O XSC permite que desenvolvedores mantenham dados específicos do contrato em sigilo, em vez de tornar tudo público. Ótimo para instituições — mas os desenvolvedores precisam decidir exatamente o que deve permanecer privado. Se errar, o estado sensível pode vazar.

Depois vem a depuração. Se o estado do contrato estiver oculto, descobrir por que uma posição falhou ou por que uma transação se comportou de forma inesperada fica muito mais difícil. Chaves de visualização podem ajudar, mas agora cada contrato precisa de mais uma camada de lógica.

A auditabilidade seletiva provavelmente é a parte mais interessante. Um fundo pode provar o que os reguladores precisam sem expor toda a sua estratégia publicamente.
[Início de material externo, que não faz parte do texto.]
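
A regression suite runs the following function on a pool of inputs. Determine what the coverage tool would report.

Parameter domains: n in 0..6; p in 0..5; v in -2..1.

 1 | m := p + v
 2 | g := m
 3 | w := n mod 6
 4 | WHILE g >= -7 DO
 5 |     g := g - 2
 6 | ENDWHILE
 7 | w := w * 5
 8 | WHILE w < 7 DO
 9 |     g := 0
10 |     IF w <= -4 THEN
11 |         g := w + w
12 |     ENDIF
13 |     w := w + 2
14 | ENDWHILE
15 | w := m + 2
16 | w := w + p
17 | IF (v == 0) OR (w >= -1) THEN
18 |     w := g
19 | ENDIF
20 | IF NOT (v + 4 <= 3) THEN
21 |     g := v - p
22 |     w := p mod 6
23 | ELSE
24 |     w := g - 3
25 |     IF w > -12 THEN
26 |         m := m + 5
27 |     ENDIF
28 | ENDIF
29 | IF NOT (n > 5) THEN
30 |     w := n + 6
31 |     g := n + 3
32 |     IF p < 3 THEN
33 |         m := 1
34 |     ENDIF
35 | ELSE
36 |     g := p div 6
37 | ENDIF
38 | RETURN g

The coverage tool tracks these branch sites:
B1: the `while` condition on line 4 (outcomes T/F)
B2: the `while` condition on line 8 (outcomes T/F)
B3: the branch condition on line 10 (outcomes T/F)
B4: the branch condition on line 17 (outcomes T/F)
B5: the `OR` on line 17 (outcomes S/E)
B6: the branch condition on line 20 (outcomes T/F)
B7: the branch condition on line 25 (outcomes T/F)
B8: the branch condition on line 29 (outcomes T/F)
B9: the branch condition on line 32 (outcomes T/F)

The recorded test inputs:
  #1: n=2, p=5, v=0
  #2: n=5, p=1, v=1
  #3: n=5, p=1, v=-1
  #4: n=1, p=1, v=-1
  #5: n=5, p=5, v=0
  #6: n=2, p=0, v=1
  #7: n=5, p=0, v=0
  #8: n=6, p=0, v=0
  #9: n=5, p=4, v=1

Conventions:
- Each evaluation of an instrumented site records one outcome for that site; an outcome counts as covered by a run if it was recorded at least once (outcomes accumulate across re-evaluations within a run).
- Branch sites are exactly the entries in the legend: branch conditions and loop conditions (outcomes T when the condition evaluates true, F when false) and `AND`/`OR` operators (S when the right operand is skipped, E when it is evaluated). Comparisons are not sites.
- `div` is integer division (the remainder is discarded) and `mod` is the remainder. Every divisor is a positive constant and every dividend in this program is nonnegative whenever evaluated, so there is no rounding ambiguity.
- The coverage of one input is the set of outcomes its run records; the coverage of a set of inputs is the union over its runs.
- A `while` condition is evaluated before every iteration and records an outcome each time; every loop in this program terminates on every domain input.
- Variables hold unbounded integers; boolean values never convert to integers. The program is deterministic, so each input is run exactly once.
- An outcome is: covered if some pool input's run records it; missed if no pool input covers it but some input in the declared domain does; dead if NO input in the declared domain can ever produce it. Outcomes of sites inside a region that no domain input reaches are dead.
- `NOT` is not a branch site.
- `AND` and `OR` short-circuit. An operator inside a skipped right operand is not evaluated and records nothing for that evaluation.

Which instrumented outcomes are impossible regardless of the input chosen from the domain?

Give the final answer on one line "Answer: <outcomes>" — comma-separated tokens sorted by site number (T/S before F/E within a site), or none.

exhaustive pass over the 168-input domain:
  B3=T: never recorded by any domain input -> dead
  B4=F: never recorded by any domain input -> dead
  reachable outcomes have witnesses, e.g. B1=T (e.g. n=0, p=0, v=-2), B1=F (e.g. n=0, p=0, v=-2), B2=T (e.g. n=0, p=0, v=-2), B2=F (e.g. n=0, p=0, v=-2)

Answer: B3=T, B4=F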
Isso faz sentido para valores mobiliários tokenizados, mesmo que os puristas da privacidade talvez não gostem.

E transações privadas poderiam remover bastante MEV, porque não há nada visível para fazer front-run.

Ainda assim, o custo-benefício continua me incomodando: a privacidade esconde informações de atacantes e concorrentes — mas também pode esconder informações de desenvolvedores que estão tentando encontrar bugs.

Talvez o verdadeiro desafio do Dusk não seja tornar a blockchain privada.

É tornar contratos inteligentes privados realmente depuráveis quando há dinheiro real em jogo.